Screenshotbot is designed over the developer experience, each of the decisions we make are focused on developers. However, today we’re adding an important feature that will make it much more useful to QA and Release Engineers.

We now make it easy to compare screenshots between any two releases. Actually, we went one step further, you can compare any two arbitrary Git commits: so perhaps you want to compare this mornings beta build against yesterdays.

How this works

Screenshotbot tracks screenshots per-channel. A channel typically might map to a build target or a Gradle module (though some customers just have one single channel for a project.) So between two commits, multiple channels might have changes.

On your top right, you should now see an option to compare two branches:

Image of Compare button dropdown

If you click “Compare branches” it will take you to a page where you can put in the commits you want to compare:

Dialog asking for commits to compare

Once you specify the commits (we do not support branch names at the moment, but more on that later), we link you to each channel that changed:

Result of image comparison
Clicking each link will show you the screenshots that changed in the channel

Pre-filling commit SHAs

Ideally, you might want to be able to specify release branch names directly into the form instead of commits. Unfortunately, we’ve chosen to not support this because Screenshotbot does not have access to your repositories, so Screenshotbot doesn’t know what each branch name correctly maps to.
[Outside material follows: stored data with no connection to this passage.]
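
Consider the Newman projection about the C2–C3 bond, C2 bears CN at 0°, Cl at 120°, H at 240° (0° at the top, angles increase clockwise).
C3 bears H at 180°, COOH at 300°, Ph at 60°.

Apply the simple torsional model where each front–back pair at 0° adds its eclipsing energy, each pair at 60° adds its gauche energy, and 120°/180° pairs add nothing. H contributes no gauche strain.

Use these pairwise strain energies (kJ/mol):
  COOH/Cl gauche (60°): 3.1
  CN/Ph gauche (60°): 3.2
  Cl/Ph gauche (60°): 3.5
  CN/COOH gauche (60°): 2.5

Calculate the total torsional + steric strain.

This conformer (staggered): CN(0°)/COOH(300°) gauche 2.5; CN(0°)/Ph(60°) gauche 3.2; Cl(120°)/Ph(60°) gauche 3.5 → 9.2 kJ/mol.

9.2 kJ/mol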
Instead, you can either directly pass in the commits, or you can construct a pre-filled link from external build or release tools that link directly. You can pass in these parameters through HTTP parameters: ?repo=repo&sha1=sha&sha2=sha

Wrapping it up

It’s really satisfying to see the screenshot tests that you added for your own developer productivity being used across the organization to improve the release process. We hope you’ll give this a try let us know what your team thinks of it.